We hear of breakthroughs nearly every day driven by a wide variety of various applications that leverage deep learning techniques; from image and voice recognition to fraud detection and diagnostic medicine. Perhaps the most well-known examples where machine learning is pervasive is teaching drones to navigate and perform tasks, and of course modern autonomous cars that can drive themselves safely in traffic. All of these types of applications have one thing in common; the systems are relatively easy to understand, describe, model and deploy and there is also a wealth of data with which to train. However in contrast, the world of organic chemistry deals with molecular structures – and the connections between a given structure, its many properties, and all of the potential applications and uses is a very complex relationship. Designing new molecules that exhibit a desired set of properties remains the holy grail of chemistry – and one researcher at Harvard University is trying to teach computers how to identify them.
Dr. Alan Aspuru-Guzik, Professor of Chemistry and Chemical Biology has been exploring the world of high performance and distributed computing for quite some time. The Clean Energy Project originated in his group and took the form of a screen saver that was designed to help identify materials to design the next generation of low cost, high efficiency solar cells and increase the output of this critical renewable energy resource. Imagine, solar cells as inexpensive to manufacture as a plastic bag! Screening millions of candidate molecules to identify candidates with favorable excitation energy transfer properties is a daunting task, but Alan’s group tapped into the World Community grid with special code that used the available GPU cycles on gaming systems around the world.
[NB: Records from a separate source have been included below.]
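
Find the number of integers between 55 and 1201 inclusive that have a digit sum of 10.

78

The integers in [55, 1201] that have a digit sum of 10: 55, 64, 73, 82, 91, 109, …, 1171, 1180.
78 qualify.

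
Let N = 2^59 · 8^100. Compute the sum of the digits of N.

2^59 · 8^100 = 1174271291386916613944740298394668513687841274454159935353645485766104512557304221731849499192384351515967488
Sum of its 109 digits: 509.

509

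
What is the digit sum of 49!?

225

49! = 608281864034267560872252163321295376887552831379210240000000000
Sum of its 63 digits: 225.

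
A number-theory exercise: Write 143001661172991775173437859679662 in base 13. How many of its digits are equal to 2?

1

143001661172991775173437859679662 in base 13 is 92BB6616A655C56A6690A41139C68.
The digit 2 appears 1 time.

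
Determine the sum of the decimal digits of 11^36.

11^36 = 30912680532870672635673352936887453361
Sum of its 38 digits: 172.

172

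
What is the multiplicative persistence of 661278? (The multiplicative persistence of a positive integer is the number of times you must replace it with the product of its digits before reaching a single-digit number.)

661278 → 4032 → 0 (2 steps)

2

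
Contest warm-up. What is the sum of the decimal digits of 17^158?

17^158 = 257590343219444812334126125943869207082523159110732011996017454567504773416028744310294903357081950599846073333759720843950791588723965809522065732880579232013754128947519277816901623083739331809
Sum of its 195 digits: 847.

847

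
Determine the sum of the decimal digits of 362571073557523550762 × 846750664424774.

163

362571073557523550762 × 846750664424774 = 307007297436036674002684714719377788
Sum of its 36 digits: 163.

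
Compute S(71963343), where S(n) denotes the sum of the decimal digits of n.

36

7+1+9+6+3+3+4+3 = 36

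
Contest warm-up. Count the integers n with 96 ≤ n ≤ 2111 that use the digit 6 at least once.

The integers in [96, 2111] that use the digit 6 at least once: 96, 106, 116, 126, 136, 146, …, 2096, 2106.
544 qualify.

544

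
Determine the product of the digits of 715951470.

0

7×1×5×9×5×1×4×7×0 = 0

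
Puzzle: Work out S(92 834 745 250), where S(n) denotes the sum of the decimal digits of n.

9+2+8+3+4+7+4+5+2+5+0 = 49

49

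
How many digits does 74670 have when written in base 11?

5

74670 in base 11 is 51112, which has 5 digits.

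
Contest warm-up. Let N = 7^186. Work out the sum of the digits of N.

7^186 = 15425364765854238719865682980850950480606374287625859312783428174914691263882113064915710538959556071717362843363289858942796464024227995050544648043803809649
Sum of its 158 digits: 748.

748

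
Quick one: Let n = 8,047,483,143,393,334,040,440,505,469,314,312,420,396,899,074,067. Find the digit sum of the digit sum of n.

16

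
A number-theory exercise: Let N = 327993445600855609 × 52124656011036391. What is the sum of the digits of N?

327993445600855609 × 52124656011036391 = 17096545525819175835883776435467119
Sum of its 35 digits: 175.

175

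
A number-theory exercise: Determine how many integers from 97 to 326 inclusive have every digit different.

The integers in [97, 326] that have every digit different: 97, 98, 102, 103, 104, 105, …, 325, 326.
167 qualify.

167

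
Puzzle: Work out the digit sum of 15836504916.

48

1+5+8+3+6+5+0+4+9+1+6 = 48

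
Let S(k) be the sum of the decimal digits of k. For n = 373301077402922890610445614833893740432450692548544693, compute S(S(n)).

10

First digit sum: 226.
2+2+6 = 10.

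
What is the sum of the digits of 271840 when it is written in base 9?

271840 in base 9 is 453804.
Digit sum: 4+5+3+8+0+4 = 24.

24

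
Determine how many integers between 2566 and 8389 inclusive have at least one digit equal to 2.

The integers in [2566, 8389] that have at least one digit equal to 2: 2566, 2567, 2568, 2569, 2570, 2571, …, 8372, 8382.
1945 qualify.

1945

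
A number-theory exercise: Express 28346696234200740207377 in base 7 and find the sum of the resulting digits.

71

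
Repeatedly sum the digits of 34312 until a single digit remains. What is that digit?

4

3+4+3+1+2 = 13
1+3 = 4
(Equivalently, 34312 mod 9 = 4.)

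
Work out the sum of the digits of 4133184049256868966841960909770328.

166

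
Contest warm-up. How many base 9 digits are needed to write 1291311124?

1291311124 in base 9 is 3288741757, which has 10 digits.

10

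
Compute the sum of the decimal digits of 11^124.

11^124 = 1357353476561849937427520199681492097231976065318997729695477395105372610650488384370543193682515126029745934323188174458941797841
Sum of its 130 digits: 619.

619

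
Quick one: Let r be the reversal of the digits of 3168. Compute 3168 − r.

Reverse of 3168 is 8613.
3168 − 8613 = -5445

-5445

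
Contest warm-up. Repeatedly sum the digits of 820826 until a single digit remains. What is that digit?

8+2+0+8+2+6 = 26
2+6 = 8
(Equivalently, 820826 mod 9 = 8.)

8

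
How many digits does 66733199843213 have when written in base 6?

66733199843213 in base 6 is 353532450410414045, which has 18 digits.

18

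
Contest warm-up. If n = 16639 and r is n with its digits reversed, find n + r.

110300

Reverse of 16639 is 93661.
16639 + 93661 = 110300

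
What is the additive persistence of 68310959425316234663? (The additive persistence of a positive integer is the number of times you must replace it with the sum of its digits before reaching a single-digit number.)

3

68310959425316234663 → 86 → 14 → 5 (3 steps)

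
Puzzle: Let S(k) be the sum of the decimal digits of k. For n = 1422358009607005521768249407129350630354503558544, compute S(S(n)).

16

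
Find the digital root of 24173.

2+4+1+7+3 = 17
1+7 = 8

8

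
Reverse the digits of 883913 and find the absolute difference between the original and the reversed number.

Reverse of 883913 is 319388.
|883913 − 319388| = 564525

564525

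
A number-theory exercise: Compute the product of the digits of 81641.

8×1×6×4×1 = 192

192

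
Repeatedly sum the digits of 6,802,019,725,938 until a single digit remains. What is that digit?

6+8+0+2+0+1+9+7+2+5+9+3+8 = 60
6+0 = 6
(Equivalently, 6,802,019,725,938 mod 9 = 6.)

6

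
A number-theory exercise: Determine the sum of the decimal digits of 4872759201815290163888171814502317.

144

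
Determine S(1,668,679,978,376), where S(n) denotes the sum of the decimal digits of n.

1+6+6+8+6+7+9+9+7+8+3+7+6 = 83

83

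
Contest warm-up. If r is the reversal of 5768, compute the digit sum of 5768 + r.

Reversal of 5768 is 8675; 5768 + 8675 = 14443.
Digit sum of 14443: 1+4+4+4+3 = 16.

16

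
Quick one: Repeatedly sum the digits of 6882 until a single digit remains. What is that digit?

6+8+8+2 = 24
2+4 = 6

6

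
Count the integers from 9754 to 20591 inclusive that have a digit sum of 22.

The integers in [9754, 20591] that have a digit sum of 22: 9760, 9805, 9814, 9823, 9832, 9841, …, 20578, 20587.
613 qualify.

613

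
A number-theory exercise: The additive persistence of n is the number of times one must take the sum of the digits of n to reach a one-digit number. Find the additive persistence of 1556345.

1556345 → 29 → 11 → 2 (3 steps)

3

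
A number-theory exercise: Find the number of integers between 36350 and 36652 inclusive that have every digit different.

The integers in [36350, 36652] that have every digit different: 36401, 36402, 36405, 36407, 36408, 36409, …, 36597, 36598.
84 qualify.

84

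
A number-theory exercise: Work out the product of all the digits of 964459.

9×6×4×4×5×9 = 38880

38880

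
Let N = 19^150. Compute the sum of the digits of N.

820

19^150 = 650189786232526781822130514205283619891579147136027058173079702154742813734931094380338243643234332260239688736350593833551929592885268866532532369376633529644106904741075006882141907542067001
Sum of its 192 digits: 820.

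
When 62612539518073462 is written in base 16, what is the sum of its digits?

112

62612539518073462 in base 16 is DE71C5E075BA76.
Digit sum: 13+14+7+1+12+5+14+0+7+5+11+10+7+6 = 112.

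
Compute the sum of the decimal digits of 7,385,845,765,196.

74

7+3+8+5+8+4+5+7+6+5+1+9+6 = 74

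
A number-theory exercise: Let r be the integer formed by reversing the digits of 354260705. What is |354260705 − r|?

Reverse of 354260705 is 507062453.
|354260705 − 507062453| = 152801748

152801748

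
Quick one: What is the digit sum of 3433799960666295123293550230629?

139

3+4+3+3+7+9+9+9+6+0+6+6+6+2+9+5+1+2+3+2+9+3+5+5+0+2+3+0+6+2+9 = 139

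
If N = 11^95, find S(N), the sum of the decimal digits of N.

419

11^95 = 855667604660776411454653319264682415897096646406322620359170545489005669604802682190120890261212451
Sum of its 99 digits: 419.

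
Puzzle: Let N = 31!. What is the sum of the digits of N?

31! = 8222838654177922817725562880000000
Sum of its 34 digits: 135.

135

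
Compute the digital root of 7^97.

7

The digital root of n equals n mod 9 (or 9 when 9 | n), so we need 7^97 mod 9.
7^97 ≡ 7 (mod 9), so the digital root is 7.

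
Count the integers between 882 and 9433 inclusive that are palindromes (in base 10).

96

The integers in [882, 9433] that are palindromes (in base 10): 888, 898, 909, 919, 929, 939, …, 9229, 9339.
96 qualify.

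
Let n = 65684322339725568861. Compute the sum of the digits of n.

6+5+6+8+4+3+2+2+3+3+9+7+2+5+5+6+8+8+6+1 = 99

99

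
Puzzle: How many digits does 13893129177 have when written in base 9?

11

13893129177 in base 9 is 38766332326, which has 11 digits.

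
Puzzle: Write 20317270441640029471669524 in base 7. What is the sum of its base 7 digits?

78

20317270441640029471669524 in base 7 is 621120264520561011132356003460.
Digit sum: 6+2+1+1+2+0+2+6+4+5+2+0+5+6+1+0+1+1+1+3+2+3+5+6+0+0+3+4+6+0 = 78.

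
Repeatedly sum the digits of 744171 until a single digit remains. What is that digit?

6

7+4+4+1+7+1 = 24
2+4 = 6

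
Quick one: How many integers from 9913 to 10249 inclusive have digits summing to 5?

12

The integers in [9913, 10249] that have digits summing to 5: 10004, 10013, 10022, 10031, 10040, 10103, …, 10211, 10220.
12 qualify.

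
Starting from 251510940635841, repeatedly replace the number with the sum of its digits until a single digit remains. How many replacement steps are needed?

2

251510940635841 → 54 → 9 (2 steps)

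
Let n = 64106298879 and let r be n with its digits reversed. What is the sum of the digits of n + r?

57

Reversal of 64106298879 is 97889260146; 64106298879 + 97889260146 = 161995559025.
Digit sum of 161995559025: 1+6+1+9+9+5+5+5+9+0+2+5 = 57.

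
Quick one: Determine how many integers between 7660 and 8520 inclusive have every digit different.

The integers in [7660, 8520] that have every digit different: 7680, 7681, 7682, 7683, 7684, 7685, …, 8519, 8520.
421 qualify.

421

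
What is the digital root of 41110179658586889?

6

4+1+1+1+0+1+7+9+6+5+8+5+8+6+8+8+9 = 87
8+7 = 15
1+5 = 6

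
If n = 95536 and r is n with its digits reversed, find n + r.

159095

Reverse of 95536 is 63559.
95536 + 63559 = 159095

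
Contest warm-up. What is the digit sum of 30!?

30! = 265252859812191058636308480000000
Sum of its 33 digits: 117.

117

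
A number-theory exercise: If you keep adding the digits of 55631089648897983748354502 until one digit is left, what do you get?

5+5+6+3+1+0+8+9+6+4+8+8+9+7+9+8+3+7+4+8+3+5+4+5+0+2 = 137
1+3+7 = 11
1+1 = 2

2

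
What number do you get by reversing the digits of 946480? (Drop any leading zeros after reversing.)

84649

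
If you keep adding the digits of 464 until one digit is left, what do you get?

5

4+6+4 = 14
1+4 = 5
(Equivalently, 464 mod 9 = 5.)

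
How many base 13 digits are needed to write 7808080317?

7808080317 in base 13 is 97585798B, which has 9 digits.

9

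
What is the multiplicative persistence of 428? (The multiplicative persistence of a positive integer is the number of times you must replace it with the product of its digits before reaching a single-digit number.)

3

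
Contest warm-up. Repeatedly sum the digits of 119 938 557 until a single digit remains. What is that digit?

1+1+9+9+3+8+5+5+7 = 48
4+8 = 12
1+2 = 3

3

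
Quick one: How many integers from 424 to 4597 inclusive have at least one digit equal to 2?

1845

The integers in [424, 4597] that have at least one digit equal to 2: 424, 425, 426, 427, 428, 429, …, 4582, 4592.
1845 qualify.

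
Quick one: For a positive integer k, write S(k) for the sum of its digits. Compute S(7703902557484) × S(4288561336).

S(7703902557484) = 7+7+0+3+9+0+2+5+5+7+4+8+4 = 61.
S(4288561336) = 4+2+8+8+5+6+1+3+3+6 = 46.
61 · 46 = 2806.

2806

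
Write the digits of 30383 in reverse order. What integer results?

Reversing 30383 gives 38303.

38303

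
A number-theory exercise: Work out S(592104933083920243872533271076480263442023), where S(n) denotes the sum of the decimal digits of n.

156

5+9+2+1+0+4+9+3+3+0+8+3+9+2+0+2+4+3+8+7+2+5+3+3+2+7+1+0+7+6+4+8+0+2+6+3+4+4+2+0+2+3 = 156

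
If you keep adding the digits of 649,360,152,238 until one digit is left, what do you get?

6+4+9+3+6+0+1+5+2+2+3+8 = 49
4+9 = 13
1+3 = 4
(Equivalently, 649,360,152,238 mod 9 = 4.)

4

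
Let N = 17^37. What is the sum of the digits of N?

17^37 = 3362095853201812742282475234995233875224247377
Sum of its 46 digits: 197.

197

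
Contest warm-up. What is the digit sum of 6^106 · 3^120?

639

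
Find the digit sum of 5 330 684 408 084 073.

5+3+3+0+6+8+4+4+0+8+0+8+4+0+7+3 = 63

63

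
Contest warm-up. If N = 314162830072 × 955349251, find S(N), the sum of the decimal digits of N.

61

314162830072 × 955349251 = 300135224401325476072
Sum of its 21 digits: 61.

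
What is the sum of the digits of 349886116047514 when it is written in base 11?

349886116047514 in base 11 is A1536960AA6512.
Digit sum: 10+1+5+3+6+9+6+0+10+10+6+5+1+2 = 74.

74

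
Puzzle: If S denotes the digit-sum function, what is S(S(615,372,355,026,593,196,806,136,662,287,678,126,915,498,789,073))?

8

First digit sum: 233.
2+3+3 = 8.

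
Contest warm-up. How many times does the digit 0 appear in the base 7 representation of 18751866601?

2

18751866601 in base 7 is 1232455144006.
The digit 0 appears 2 times.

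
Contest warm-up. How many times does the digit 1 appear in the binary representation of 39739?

10

39739 in base 2 is 1001101100111011.
The digit 1 appears 10 times.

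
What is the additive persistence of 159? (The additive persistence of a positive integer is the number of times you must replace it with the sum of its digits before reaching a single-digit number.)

159 → 15 → 6 (2 steps)

2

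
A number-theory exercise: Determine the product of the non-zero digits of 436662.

5184

4×3×6×6×6×2 = 5184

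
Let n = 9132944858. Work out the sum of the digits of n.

9+1+3+2+9+4+4+8+5+8 = 53

53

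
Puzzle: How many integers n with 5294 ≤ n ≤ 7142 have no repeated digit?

The integers in [5294, 7142] that have no repeated digit: 5294, 5296, 5297, 5298, 5301, 5302, …, 7140, 7142.
923 qualify.

923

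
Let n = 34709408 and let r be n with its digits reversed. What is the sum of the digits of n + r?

16

Reversal of 34709408 is 80490743; 34709408 + 80490743 = 115200151.
Digit sum of 115200151: 1+1+5+2+0+0+1+5+1 = 16.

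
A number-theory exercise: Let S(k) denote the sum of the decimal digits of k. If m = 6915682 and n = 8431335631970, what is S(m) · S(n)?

S(6915682) = 6+9+1+5+6+8+2 = 37.
S(8431335631970) = 8+4+3+1+3+3+5+6+3+1+9+7+0 = 53.
37 · 53 = 1961.

1961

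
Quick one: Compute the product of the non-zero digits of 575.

175

5×7×5 = 175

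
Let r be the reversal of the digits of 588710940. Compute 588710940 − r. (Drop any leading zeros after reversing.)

539693055

Reverse of 588710940 is 49017885.
588710940 − 49017885 = 539693055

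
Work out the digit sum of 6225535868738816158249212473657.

6+2+2+5+5+3+5+8+6+8+7+3+8+8+1+6+1+5+8+2+4+9+2+1+2+4+7+3+6+5+7 = 149

149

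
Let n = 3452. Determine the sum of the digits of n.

14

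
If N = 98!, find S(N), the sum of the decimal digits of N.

98! = 9426890448883247745626185743057242473809693764078951663494238777294707070023223798882976159207729119823605850588608460429412647567360000000000000000000000
Sum of its 154 digits: 639.

639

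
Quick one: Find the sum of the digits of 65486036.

6+5+4+8+6+0+3+6 = 38

38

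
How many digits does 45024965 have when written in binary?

45024965 in base 2 is 10101011110000011011000101, which has 26 digits.

26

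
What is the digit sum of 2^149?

212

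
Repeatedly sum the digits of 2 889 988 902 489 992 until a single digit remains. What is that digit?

5

2+8+8+9+9+8+8+9+0+2+4+8+9+9+9+2 = 104
1+0+4 = 5
(Equivalently, 2 889 988 902 489 992 mod 9 = 5.)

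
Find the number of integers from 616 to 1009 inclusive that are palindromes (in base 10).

40

The integers in [616, 1009] that are palindromes (in base 10): 616, 626, 636, 646, 656, 666, …, 999, 1001.
40 qualify.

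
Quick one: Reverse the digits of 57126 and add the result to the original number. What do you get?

119301

Reverse of 57126 is 62175.
57126 + 62175 = 119301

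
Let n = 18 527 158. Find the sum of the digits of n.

1+8+5+2+7+1+5+8 = 37

37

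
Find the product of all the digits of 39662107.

0

3×9×6×6×2×1×0×7 = 0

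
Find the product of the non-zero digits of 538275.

8400

5×3×8×2×7×5 = 8400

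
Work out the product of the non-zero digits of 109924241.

1×9×9×2×4×2×4×1 = 5184

5184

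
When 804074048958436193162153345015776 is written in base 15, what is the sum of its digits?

184

804074048958436193162153345015776 in base 15 is E2448726618593AA8AD8D4137C51.
Digit sum: 14+2+4+4+8+7+2+6+6+1+8+5+9+3+10+10+8+10+13+8+13+4+1+3+7+12+5+1 = 184.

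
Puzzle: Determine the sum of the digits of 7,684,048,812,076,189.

7+6+8+4+0+4+8+8+1+2+0+7+6+1+8+9 = 79

79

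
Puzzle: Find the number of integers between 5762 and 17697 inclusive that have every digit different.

4414

The integers in [5762, 17697] that have every digit different: 5762, 5763, 5764, 5768, 5769, 5780, …, 17694, 17695.
4414 qualify.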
They developed a system that uses a high throughput virtual discovery and design process to reduce the pool of candidates to those which have potential. To understand why so much processing is necessary, we can imagine the scope of an unstructured space such as molecules with drug-like properties for example, which has been estimated to be more than 1052 times larger than the total number of compounds ever synthesized! Once a set of candidates have been isolated, however, rigorous analysis of the energy properties at the needed level of accuracy of a single molecule can take literally billions of CPU-hours.
Today, with the potential of artificial intelligence techniques for complex analysis and discovery, the group is turning a new focus on developing an ecosystem of descriptive spaces, datasets, frameworks, and properties for chemistry that can work within a deep learning framework. Unlike images or languages, the three dimensional world of physical, orbital, electrostatic, and quantum space in which chemical molecules exist and interact, has no common, universal schema for representation. Developing a data-driven continuous representation of discrete molecules that can be understood and manipulated by neural networks is one of the first challenges that the group tackled.
Looking to the future, any number of applications using chemical compound design and property prediction could potentially benefit from deep learning techniques. Alan’s group remains active in the area of research exploring different models and training methods to make the best use of this technology, but when they need to scale, they benefit from the University’s HPC cluster, Odyssey, and the Research Computing group who manages the system. Since it was first launched back in 2007, Odyssey has grown into an InfiniBand-connected cluster in excess of 60,000 cores, with more than 35PB of storage comprised of multiple classes of filesystems, each support different performance and workflows. The cluster supports several schools within the Harvard University system, touching nearly every area of technology and research. A diverse team of scientists, engineers, and administrators who comprise the group pride themselves as, “enablers of scale for scientists,” not only managing a cluster but helping to translate scientific challenges to high performance cluster computing solutions. To quote Scott Yockel, Interim Director of Research Computing at Harvard, “We love when we help researchers have an epiphany that they are simply holding a problem the wrong way. People tend to think serially, but HPC clusters excel at parallel tasks.”
Time, as the saying goes, is money. This is as true in the commercial sector as it is in academic research. The need to accelerate and drive research in a timely and cost-effective manner has never been more needed than it is now. As the Odyssey system grows and demand shifts to more compute-intensive machine learning and hybrid tasks, the in-network computing capabilities of Mellanox InfiniBand such as Scalable Hierarchical Aggregation and Reduction Protocol (SHARP)™, GPUDirect™ and of course RDMA, hold the promise of accelerating the machine learning and HPC workloads central to this research.